Everywhere I go, I bring a small library with me. During the summer, especially, I make ambitious reading plans, filling my suitcase and carry-on bag with just enough books to be under the airline's weight limit. This can cause for some heavy bags since I also insist on bringing all seven journals I've filled during college everywhere I go(I trust no one not to read them).
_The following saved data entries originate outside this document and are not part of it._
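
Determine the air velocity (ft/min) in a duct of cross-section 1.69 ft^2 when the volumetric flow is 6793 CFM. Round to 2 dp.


V = 6793 / 1.69 = 4019.53 ft/min

4019.53 ft/min


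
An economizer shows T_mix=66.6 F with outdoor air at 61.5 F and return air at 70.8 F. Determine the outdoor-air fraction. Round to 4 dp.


frac = (66.6 - 70.8) / (61.5 - 70.8) = 0.4516

0.4516


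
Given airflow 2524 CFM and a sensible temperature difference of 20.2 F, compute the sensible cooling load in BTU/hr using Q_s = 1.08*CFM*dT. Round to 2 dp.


Q = 1.08 * 2524 * 20.2 = 55063.58 BTU/hr

55063.58 BTU/hr


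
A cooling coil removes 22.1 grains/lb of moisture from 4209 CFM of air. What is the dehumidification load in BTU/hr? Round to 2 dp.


Q = 0.68 * 4209 * 22.1 = 63252.85 BTU/hr

63252.85 BTU/hr


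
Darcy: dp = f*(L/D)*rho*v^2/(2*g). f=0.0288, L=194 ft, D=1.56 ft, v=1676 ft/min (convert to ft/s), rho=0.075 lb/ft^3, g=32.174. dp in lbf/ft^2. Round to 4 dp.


v_fps = 1676/60 = 27.9333 ft/s
dp = 0.0288*(194/1.56)*0.075*27.9333^2/(2*32.174) = 3.2572 lbf/ft^2

3.2572 lbf/ft^2


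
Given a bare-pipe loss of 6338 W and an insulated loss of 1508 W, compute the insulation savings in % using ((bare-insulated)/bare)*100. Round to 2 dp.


Savings = ((6338-1508)/6338)*100 = 76.21 %

76.21 %


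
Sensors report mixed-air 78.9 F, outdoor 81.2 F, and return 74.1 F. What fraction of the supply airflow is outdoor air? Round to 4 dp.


frac = (78.9 - 74.1) / (81.2 - 74.1) = 0.6761

0.6761


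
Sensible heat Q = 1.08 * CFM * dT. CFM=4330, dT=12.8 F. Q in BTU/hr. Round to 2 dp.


Q = 1.08 * 4330 * 12.8 = 59857.92 BTU/hr

59857.92 BTU/hr


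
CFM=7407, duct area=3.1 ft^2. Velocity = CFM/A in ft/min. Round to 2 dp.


V = 7407 / 3.1 = 2389.35 ft/min

2389.35 ft/min


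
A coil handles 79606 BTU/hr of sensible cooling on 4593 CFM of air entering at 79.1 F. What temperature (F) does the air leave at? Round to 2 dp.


dT = 79606/(1.08*4593) = 16.0482
T_leave = 79.1 - 16.0482 = 63.05 F

63.05 F


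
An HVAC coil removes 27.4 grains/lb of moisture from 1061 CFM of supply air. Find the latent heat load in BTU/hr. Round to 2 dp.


Q = 0.68 * 1061 * 27.4 = 19768.55 BTU/hr

19768.55 BTU/hr


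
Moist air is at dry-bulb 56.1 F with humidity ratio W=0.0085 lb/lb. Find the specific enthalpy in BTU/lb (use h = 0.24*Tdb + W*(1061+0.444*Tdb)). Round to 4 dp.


h = 0.24*56.1 + 0.0085*(1061+0.444*56.1) = 22.6942 BTU/lb

22.6942 BTU/lb


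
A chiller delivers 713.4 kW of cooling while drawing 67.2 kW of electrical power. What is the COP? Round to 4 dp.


COP = 713.4 / 67.2 = 10.6161

10.6161


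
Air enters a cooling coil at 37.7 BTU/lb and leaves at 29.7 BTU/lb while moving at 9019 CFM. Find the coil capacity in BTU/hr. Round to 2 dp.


Q = 4.5 * 9019 * (37.7 - 29.7) = 324684.00 BTU/hr

324684.00 BTU/hr


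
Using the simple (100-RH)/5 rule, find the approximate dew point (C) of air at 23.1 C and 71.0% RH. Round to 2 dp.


Td = 23.1 - (100-71.0)/5 = 17.30 C

17.30 C


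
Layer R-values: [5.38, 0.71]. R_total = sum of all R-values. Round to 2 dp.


R_total = 5.38 + 0.71 = 6.09

6.09


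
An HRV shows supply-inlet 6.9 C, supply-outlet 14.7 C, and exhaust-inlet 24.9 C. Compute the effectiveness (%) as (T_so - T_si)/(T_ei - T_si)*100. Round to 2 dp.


eff = (14.7-6.9)/(24.9-6.9)*100 = 43.33 %

43.33 %


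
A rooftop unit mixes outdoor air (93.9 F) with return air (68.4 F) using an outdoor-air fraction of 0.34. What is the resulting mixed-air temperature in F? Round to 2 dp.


T_mix = 0.34*93.9 + 0.66*68.4 = 77.07 F

77.07 F


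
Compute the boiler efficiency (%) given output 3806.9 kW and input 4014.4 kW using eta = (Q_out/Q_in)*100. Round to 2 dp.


eta = (3806.9/4014.4)*100 = 94.83 %

94.83 %


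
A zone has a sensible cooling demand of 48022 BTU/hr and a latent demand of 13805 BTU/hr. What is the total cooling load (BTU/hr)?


Qt = 48022 + 13805 = 61827 BTU/hr

61827 BTU/hr


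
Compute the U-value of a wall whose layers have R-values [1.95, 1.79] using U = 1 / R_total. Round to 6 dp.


R_total = 1.95 + 1.79 = 3.74
U = 1/3.74 = 0.267380

0.267380


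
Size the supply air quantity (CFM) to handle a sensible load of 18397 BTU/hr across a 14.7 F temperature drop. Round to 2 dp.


CFM = 18397 / (1.08 * 14.7) = 1158.79

1158.79 CFM


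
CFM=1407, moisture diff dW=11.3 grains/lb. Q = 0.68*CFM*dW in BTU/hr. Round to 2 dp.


Q = 0.68 * 1407 * 11.3 = 10811.39 BTU/hr

10811.39 BTU/hr


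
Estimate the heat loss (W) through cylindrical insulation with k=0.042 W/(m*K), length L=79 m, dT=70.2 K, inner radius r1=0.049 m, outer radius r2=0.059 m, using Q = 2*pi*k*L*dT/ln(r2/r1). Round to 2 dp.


Q = 2*pi*0.042*79*70.2/ln(0.059/0.049) = 7880.27 W

7880.27 W


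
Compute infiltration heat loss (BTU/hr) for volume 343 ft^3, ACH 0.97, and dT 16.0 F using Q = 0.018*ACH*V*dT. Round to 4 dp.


Q = 0.018 * 0.97 * 343 * 16.0 = 95.8205 BTU/hr

95.8205 BTU/hr


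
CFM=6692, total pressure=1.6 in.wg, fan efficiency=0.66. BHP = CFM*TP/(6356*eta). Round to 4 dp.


BHP = 6692 * 1.6 / (6356 * 0.66) = 2.5524 hp

2.5524 hp


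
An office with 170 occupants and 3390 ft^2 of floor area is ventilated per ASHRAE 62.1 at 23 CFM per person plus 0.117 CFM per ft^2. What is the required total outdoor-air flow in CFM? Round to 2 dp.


Total = 170*23 + 3390*0.117 = 4306.63 CFM

4306.63 CFM


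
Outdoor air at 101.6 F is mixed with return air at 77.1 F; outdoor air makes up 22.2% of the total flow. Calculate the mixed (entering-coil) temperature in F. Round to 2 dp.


T_mix = 77.1 + (22.2/100)*(101.6-77.1) = 82.54 F

82.54 F


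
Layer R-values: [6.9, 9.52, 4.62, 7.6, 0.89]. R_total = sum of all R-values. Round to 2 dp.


R_total = 6.9 + 9.52 + 4.62 + 7.6 + 0.89 = 29.53

29.53


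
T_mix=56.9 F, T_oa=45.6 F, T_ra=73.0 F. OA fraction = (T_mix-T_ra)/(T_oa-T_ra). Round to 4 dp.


frac = (56.9 - 73.0) / (45.6 - 73.0) = 0.5876

0.5876


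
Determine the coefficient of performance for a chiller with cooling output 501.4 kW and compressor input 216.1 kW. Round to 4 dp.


COP = 501.4 / 216.1 = 2.3202

2.3202


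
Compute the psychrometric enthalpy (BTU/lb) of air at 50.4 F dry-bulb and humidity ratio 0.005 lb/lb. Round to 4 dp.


h = 0.24*50.4 + 0.005*(1061+0.444*50.4) = 17.5129 BTU/lb

17.5129 BTU/lb


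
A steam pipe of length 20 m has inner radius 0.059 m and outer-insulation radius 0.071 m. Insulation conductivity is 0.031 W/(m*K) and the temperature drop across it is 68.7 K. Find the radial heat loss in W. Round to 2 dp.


Q = 2*pi*0.031*20*68.7/ln(0.071/0.059) = 1445.51 W

1445.51 W


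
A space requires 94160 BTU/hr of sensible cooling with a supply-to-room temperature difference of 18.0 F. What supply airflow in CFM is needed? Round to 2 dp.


CFM = 94160 / (1.08 * 18.0) = 4843.62

4843.62 CFM


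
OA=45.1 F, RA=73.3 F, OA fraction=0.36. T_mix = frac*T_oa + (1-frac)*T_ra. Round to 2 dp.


T_mix = 0.36*45.1 + 0.64*73.3 = 63.15 F

63.15 F


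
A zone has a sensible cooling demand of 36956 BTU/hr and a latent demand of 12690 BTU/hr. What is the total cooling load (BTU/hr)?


Qt = 36956 + 12690 = 49646 BTU/hr

49646 BTU/hr


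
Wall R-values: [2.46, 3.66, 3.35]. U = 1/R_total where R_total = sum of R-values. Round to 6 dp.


R_total = 2.46 + 3.66 + 3.35 = 9.47
U = 1/9.47 = 0.105597

0.105597


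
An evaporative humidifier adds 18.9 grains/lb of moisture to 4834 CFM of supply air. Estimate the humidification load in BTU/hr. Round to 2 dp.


Q = 0.68 * 4834 * 18.9 = 62126.57 BTU/hr

62126.57 BTU/hr


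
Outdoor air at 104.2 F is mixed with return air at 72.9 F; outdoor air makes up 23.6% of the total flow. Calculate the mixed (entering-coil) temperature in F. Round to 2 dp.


T_mix = 72.9 + (23.6/100)*(104.2-72.9) = 80.29 F

80.29 F


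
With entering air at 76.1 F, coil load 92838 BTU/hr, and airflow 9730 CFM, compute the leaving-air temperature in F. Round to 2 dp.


dT = 92838/(1.08*9730) = 8.8346
T_leave = 76.1 - 8.8346 = 67.27 F

67.27 F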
In my most desperate act of book-bringing, I brought a small suitcase filled with fifty pounds of books as my carry-on item when I flew back to Yale for my sophomore year. But, if you take a look at my personal library at Yale--and the wonderfully spacious bookshelves Morse College teased me with--my tactics might seem a little more justifiable.
-
Now, I'm not as bad during the summer. But, leisure reading--along with family road trips, vapid pop songs, and sunburn--has always defined summer for me. So, I do usually bring a dozen-or-so books with me and buy three or four more over the course of the summer. True, I've never made it through even half of the books I lug out to wherever I end up, but that never puts a damper on the next year's ambitions.

This summer, I did better than last, plowing through:

Lose Your Mother: A Journey Along the Atlantic Slave Route (Saidiya Hartman)
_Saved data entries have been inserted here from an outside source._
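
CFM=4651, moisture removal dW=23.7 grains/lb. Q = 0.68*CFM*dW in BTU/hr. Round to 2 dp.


Q = 0.68 * 4651 * 23.7 = 74955.52 BTU/hr

74955.52 BTU/hr


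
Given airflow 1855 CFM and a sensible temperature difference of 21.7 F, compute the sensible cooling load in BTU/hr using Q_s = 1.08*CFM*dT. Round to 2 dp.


Q = 1.08 * 1855 * 21.7 = 43473.78 BTU/hr

43473.78 BTU/hr


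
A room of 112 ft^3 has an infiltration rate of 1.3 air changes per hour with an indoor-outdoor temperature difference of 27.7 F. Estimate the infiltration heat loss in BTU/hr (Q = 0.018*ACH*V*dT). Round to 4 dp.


Q = 0.018 * 1.3 * 112 * 27.7 = 72.5962 BTU/hr

72.5962 BTU/hr


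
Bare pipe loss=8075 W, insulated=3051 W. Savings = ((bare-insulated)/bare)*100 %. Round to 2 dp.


Savings = ((8075-3051)/8075)*100 = 62.22 %

62.22 %


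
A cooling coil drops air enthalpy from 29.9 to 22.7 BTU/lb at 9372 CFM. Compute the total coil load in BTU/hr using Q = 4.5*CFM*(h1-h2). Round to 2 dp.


Q = 4.5 * 9372 * (29.9 - 22.7) = 303652.80 BTU/hr

303652.80 BTU/hr


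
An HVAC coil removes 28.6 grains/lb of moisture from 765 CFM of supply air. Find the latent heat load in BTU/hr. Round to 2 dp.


Q = 0.68 * 765 * 28.6 = 14877.72 BTU/hr

14877.72 BTU/hr


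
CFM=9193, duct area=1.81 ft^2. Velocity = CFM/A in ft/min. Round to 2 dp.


V = 9193 / 1.81 = 5079.01 ft/min

5079.01 ft/min


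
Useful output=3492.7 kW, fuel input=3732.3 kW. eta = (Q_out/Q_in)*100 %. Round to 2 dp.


eta = (3492.7/3732.3)*100 = 93.58 %

93.58 %


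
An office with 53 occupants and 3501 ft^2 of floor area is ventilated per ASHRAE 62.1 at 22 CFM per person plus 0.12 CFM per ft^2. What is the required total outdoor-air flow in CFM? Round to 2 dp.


Total = 53*22 + 3501*0.12 = 1586.12 CFM

1586.12 CFM


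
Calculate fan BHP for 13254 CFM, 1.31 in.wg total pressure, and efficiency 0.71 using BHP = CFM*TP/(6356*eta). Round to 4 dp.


BHP = 13254 * 1.31 / (6356 * 0.71) = 3.8475 hp

3.8475 hp


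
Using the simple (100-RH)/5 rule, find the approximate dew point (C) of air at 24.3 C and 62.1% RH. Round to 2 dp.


Td = 24.3 - (100-62.1)/5 = 16.72 C

16.72 C


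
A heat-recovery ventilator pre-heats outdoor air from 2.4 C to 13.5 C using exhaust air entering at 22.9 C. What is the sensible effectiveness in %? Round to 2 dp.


eff = (13.5-2.4)/(22.9-2.4)*100 = 54.15 %

54.15 %


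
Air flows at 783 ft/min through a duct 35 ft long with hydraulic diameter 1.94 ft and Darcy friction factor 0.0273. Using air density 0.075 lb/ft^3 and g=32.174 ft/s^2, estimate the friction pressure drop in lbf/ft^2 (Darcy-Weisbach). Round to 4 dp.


v_fps = 783/60 = 13.05 ft/s
dp = 0.0273*(35/1.94)*0.075*13.05^2/(2*32.174) = 0.0978 lbf/ft^2

0.0978 lbf/ft^2


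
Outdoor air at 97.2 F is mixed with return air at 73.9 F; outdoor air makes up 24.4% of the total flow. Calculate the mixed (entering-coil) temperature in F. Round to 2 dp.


T_mix = 73.9 + (24.4/100)*(97.2-73.9) = 79.59 F

79.59 F


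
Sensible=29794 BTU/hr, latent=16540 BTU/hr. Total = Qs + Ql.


Qt = 29794 + 16540 = 46334 BTU/hr

46334 BTU/hr


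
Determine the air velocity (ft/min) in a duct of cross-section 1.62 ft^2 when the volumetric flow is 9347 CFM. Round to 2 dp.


V = 9347 / 1.62 = 5769.75 ft/min

5769.75 ft/min


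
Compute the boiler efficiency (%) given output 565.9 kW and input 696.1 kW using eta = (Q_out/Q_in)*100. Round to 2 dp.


eta = (565.9/696.1)*100 = 81.30 %

81.30 %


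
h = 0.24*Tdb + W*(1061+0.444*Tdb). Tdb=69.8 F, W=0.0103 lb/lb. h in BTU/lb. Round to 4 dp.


h = 0.24*69.8 + 0.0103*(1061+0.444*69.8) = 27.9995 BTU/lb

27.9995 BTU/lb


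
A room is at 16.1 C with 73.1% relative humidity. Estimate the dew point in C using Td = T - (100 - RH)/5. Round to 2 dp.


Td = 16.1 - (100-73.1)/5 = 10.72 C

10.72 C


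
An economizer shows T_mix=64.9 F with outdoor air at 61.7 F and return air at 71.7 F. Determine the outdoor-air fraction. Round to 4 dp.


frac = (64.9 - 71.7) / (61.7 - 71.7) = 0.6800

0.6800


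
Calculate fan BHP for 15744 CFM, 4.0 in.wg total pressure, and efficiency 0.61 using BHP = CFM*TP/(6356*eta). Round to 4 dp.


BHP = 15744 * 4.0 / (6356 * 0.61) = 16.2428 hp

16.2428 hp


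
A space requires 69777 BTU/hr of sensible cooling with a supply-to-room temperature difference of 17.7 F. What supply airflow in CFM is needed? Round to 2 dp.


CFM = 69777 / (1.08 * 17.7) = 3650.19

3650.19 CFM


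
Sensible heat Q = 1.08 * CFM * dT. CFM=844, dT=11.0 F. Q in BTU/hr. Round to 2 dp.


Q = 1.08 * 844 * 11.0 = 10026.72 BTU/hr

10026.72 BTU/hr


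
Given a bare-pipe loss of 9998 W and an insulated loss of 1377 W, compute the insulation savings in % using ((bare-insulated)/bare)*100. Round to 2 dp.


Savings = ((9998-1377)/9998)*100 = 86.23 %

86.23 %


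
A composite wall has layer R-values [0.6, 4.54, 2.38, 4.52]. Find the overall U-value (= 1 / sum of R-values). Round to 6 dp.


R_total = 0.6 + 4.54 + 2.38 + 4.52 = 12.04
U = 1/12.04 = 0.083056

0.083056


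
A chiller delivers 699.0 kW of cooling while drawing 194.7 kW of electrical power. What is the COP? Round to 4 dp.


COP = 699.0 / 194.7 = 3.5901

3.5901


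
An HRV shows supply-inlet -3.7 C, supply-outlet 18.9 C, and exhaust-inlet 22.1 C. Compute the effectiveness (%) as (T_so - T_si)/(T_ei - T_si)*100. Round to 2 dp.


eff = (18.9-(-3.7))/(22.1-(-3.7))*100 = 87.60 %

87.60 %


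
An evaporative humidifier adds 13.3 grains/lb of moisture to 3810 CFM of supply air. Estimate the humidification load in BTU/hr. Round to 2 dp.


Q = 0.68 * 3810 * 13.3 = 34457.64 BTU/hr

34457.64 BTU/hr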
(Recommended by a couple past TAs)
Persuasion (Jane Austen)
Girls in Pants: The Third Summer of the Sisterhood (Ann Brashares)
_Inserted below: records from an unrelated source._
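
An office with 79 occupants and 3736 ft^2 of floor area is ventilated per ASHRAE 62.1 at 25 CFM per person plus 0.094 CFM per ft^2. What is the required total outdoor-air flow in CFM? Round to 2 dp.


Total = 79*25 + 3736*0.094 = 2326.18 CFM

2326.18 CFM


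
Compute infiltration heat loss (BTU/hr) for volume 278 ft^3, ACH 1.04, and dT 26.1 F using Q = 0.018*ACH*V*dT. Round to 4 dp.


Q = 0.018 * 1.04 * 278 * 26.1 = 135.8286 BTU/hr

135.8286 BTU/hr


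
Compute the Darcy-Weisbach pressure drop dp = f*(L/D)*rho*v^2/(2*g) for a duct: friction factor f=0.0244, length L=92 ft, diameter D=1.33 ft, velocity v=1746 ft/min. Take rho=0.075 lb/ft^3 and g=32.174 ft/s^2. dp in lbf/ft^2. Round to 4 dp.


v_fps = 1746/60 = 29.1 ft/s
dp = 0.0244*(92/1.33)*0.075*29.1^2/(2*32.174) = 1.6659 lbf/ft^2

1.6659 lbf/ft^2


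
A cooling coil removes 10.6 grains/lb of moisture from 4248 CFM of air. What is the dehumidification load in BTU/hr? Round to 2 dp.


Q = 0.68 * 4248 * 10.6 = 30619.58 BTU/hr

30619.58 BTU/hr


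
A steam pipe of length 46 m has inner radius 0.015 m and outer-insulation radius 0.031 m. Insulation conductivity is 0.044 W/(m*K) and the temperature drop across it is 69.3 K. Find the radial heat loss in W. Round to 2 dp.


Q = 2*pi*0.044*46*69.3/ln(0.031/0.015) = 1214.02 W

1214.02 W


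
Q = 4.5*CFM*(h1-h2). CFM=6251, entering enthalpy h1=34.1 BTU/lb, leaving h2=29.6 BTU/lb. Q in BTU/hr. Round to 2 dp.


Q = 4.5 * 6251 * (34.1 - 29.6) = 126582.75 BTU/hr

126582.75 BTU/hr


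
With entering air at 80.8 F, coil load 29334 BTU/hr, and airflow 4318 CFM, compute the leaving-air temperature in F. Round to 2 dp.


dT = 29334/(1.08*4318) = 6.2902
T_leave = 80.8 - 6.2902 = 74.51 F

74.51 F


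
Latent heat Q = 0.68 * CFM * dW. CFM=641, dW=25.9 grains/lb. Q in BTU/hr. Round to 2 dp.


Q = 0.68 * 641 * 25.9 = 11289.29 BTU/hr

11289.29 BTU/hr


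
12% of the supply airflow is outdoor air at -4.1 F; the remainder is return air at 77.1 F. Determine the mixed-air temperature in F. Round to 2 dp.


T_mix = 0.12*(-4.1) + 0.88*77.1 = 67.36 F

67.36 F


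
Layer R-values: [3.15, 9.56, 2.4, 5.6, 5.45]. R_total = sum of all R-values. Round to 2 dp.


R_total = 3.15 + 9.56 + 2.4 + 5.6 + 5.45 = 26.16

26.16


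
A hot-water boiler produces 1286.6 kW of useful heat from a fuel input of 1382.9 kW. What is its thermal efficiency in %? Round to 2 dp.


eta = (1286.6/1382.9)*100 = 93.04 %

93.04 %


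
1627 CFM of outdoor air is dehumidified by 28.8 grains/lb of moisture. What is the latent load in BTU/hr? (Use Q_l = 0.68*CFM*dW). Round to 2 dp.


Q = 0.68 * 1627 * 28.8 = 31863.17 BTU/hr

31863.17 BTU/hr


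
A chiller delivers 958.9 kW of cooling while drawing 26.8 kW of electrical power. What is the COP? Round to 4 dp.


COP = 958.9 / 26.8 = 35.7799

35.7799


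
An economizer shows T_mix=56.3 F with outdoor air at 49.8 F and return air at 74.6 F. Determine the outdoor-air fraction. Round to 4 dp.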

The Life and Hard Times of a Korean Shaman: Of Tales and the Telling of Tales(Laurel Kendall)
Passing (Nella Larsen)
Flight (Sherman Alexie)
(I got to see him speak in D.C.)
Fade: My Journeys in Multiracial America (Elliot Lewis)
(An impulse buy at Busboys and Poets, my favorite D.C. bookstore-restaurant)
Half of a Yellow Sun (Chimamanda Ngozi Adichie)
(This is the second novel of a Yale African Studies grad student. She was one of my classmates in a seminar last fall, but I didn't know she was a hugely successful author--mainly in the U.K., I think--until I saw this novel on bestseller displays in every bookstore in London)

There's also one book I bring wherever I go: June Jordan's collected essays, Some of Us Did Not Die. If you've never read Jordan, read her now and love her forever. I'll probably be writing my senior thesis(in History and Ethnicity, Race, and Migration) about this poet-professor-activist from U.C. Berkeley. With perfect timing, Harvard just made her personal papers available for research this summer.

Yesterday, on the bus ride out to Suwon to visit my harabu-gee (grandfather)'s mountainside grave, I began what will probably be my final summer read: Toni Morrison's Tar Baby. Along with reading a Jane Austen novel each summer(check), the other great literary quest of my young adulthood is to read all of Toni Morrison's novels in the order in which she wrote them. My relationship with Toni hasn't been as steady as Jane's. During December of my senior year of high school, I read The Bluest Eye and Sula and then Song of Soloman on a flight out to Honolulu the summer after my freshman year at Yale. But, once I've finished Tar Baby, I'll still have half of her oeuvre to get through: Beloved, Jazz, Paradise, and Love.
-
I started off with that passage from Tar Baby because it reminds me so much of Seoul in the summertime(even if Toni's writing about Christmas in the Caribbean) ; and I love those moments when a writer captures my right here, right now.
-
Here, too, the summer sky is heavy with rain. In Seoul's crowded streets, women are on constant guard, ready to run for shelter at the first sign of rain, desperate to protect their perfectly made-up faces, their straightened hair(shout out to Aashika). Men and women pack into restaurants to beat the hot, humid afternoons, ordering stamina-boosting dishes like sam gae tang(chicken broth with ginseng) or bo shin tang(dog stew), convinced that they'll sweat out the heat by slurping down these steaming hot stews. And if they can't eat the heat away, they'll head over to airconditioned cafes to sip overpriced coffees, nibble on cookies baked with love, and chat away for hours.